Líder do PAICV acusa Primeiro-ministro de agir como um presidente de Câmara

31/07/2019 15:24 - Modificado em 31/07/2019 15:24

A presidente do Partido Africano da Independência de Cabo Verde, Janira Hopffer Almada, acusa o primeiro-ministro de agir como o 23º presidente de câmara municipal do país, por falta de estratégias nacionais, a mesma alega ainda que o Governo só está a fazer marketing.

Janira Hopffer Almada em entrevista a agência Lusa, disse que Ulisses Correia e Silva, líder do Movimento para a Democracia (MpD), é um chefe de governo que somente faz inauguração a obras municipais.

A mesma diz que “o primeiro-ministro deixou de ser presidente da Câmara da Praia (2008 a 2016) mas insiste em continuar a exercer funções como presidente de uma câmara municipal. Isso é preocupante porque o país tem 22 presidentes de câmara municipais e precisa de um primeiro-ministro. O país está com 23 presidentes de câmara municipais e sem primeiro-ministro”.

Contudo a líder do PAICV ainda critica os três anos e quatro meses de poder do Movimento para a Democracia (MpD) em Cabo Verde, questionando acerca das grandes obras estruturantes e projectos nacionais.

“Quando um primeiro-ministro está concentrado nas obras municipais ele não pode pensar na política para a educação, ele não pode desenvolver a política para a habitação, ele não pode dedicar-se à política para os transportes, ele não pode pensar nas respostas para a saúde”, criticou ainda a presidente do PAICV.

“Eu penso que é evidente que este é um Governo de marketing. É um Governo que está mais preocupado em criar a percepção do que em mudar, transformando verdadeiramente a vida dos cabo-verdianos”, salienta a líder do PAICV.

Janira Hopffer Almada, na perspetiva do debate do estado da Nação, salientou ainda que a meta eleitoral do MpD – de crescimento económico de 7% ao ano, já foi esquecida e engavetada.

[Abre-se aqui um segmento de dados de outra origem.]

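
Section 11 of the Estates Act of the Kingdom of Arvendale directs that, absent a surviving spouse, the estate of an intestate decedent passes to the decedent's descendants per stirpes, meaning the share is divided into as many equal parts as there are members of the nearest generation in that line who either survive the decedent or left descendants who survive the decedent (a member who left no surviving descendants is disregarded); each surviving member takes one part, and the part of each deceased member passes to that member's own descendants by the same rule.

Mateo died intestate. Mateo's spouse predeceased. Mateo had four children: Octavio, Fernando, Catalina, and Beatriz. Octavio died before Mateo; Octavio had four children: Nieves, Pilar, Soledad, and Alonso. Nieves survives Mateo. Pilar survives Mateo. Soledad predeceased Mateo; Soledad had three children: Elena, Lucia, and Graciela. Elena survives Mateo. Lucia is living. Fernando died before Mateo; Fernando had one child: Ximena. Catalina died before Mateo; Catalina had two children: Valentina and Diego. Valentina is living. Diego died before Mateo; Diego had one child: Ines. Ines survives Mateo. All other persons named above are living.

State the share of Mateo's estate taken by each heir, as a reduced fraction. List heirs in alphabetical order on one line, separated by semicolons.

There is no surviving spouse, so the entire estate passes to Mateo's descendants per stirpes.
The estate is divided into 4 equal shares of 1/4 among Octavio, Fernando, Catalina, Beatriz.
Octavio predeceased; the 1/4 allotted to Octavio's branch passes to Octavio's issue by representation.
The 1/4 is divided into 4 equal shares of 1/16 among Nieves, Pilar, Soledad, Alonso.
Nieves is living and takes 1/16.
Pilar is living and takes 1/16.
Soledad predeceased; the 1/16 allotted to Soledad's branch passes to Soledad's issue by representation.
The 1/16 is divided into 3 equal shares of 1/48 among Elena, Lucia, Graciela.
Elena is living and takes 1/48.
Lucia is living and takes 1/48.
Graciela is living and takes 1/48.
Alonso is living and takes 1/16.
Fernando predeceased; the 1/4 allotted to Fernando's branch passes to Fernando's issue by representation.
Ximena is the sole taker at this level and receives the full 1/4.
Catalina predeceased; the 1/4 allotted to Catalina's branch passes to Catalina's issue by representation.
The 1/4 is divided into 2 equal shares of 1/8 among Valentina, Diego.
Valentina is living and takes 1/8.
Diego predeceased; the 1/8 allotted to Diego's branch passes to Diego's issue by representation.
Ines is the sole taker at this level and receives the full 1/8.
Beatriz is living and takes 1/4.

Alonso 1/16; Beatriz 1/4; Elena 1/48; Graciela 1/48; Ines 1/8; Lucia 1/48; Nieves 1/16; Pilar 1/16; Valentina 1/8; Ximena 1/4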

“Porque, efectivamente, passados três anos a média de crescimento é de cerca de 4,7%, isto num contexto mundial extremamente favorável e de reformas estruturantes que foram adoptadas na governação anterior”, apontou.

Relativamente aos indicadores que apontam para um crescimento económico superior a 5% em 2018, a Líder do PAICV garante que é algo que não está a reflectir-se na condição de vida dos cabo-verdianos, recordando a taxa de desemprego, que no último ano de governação do PAICV foi de 12,4%, para um crescimento económico, influenciado pela crise internacional, de 1% do PIB.

“Hoje propala-se que o país está a crescer a 5% e a taxa de desemprego está em 12,2%. Com uma agravante: Cabo Verde deve ser o único país no mundo em que se anuncia a redução da taxa de desemprego mas o número de desempregados aumenta.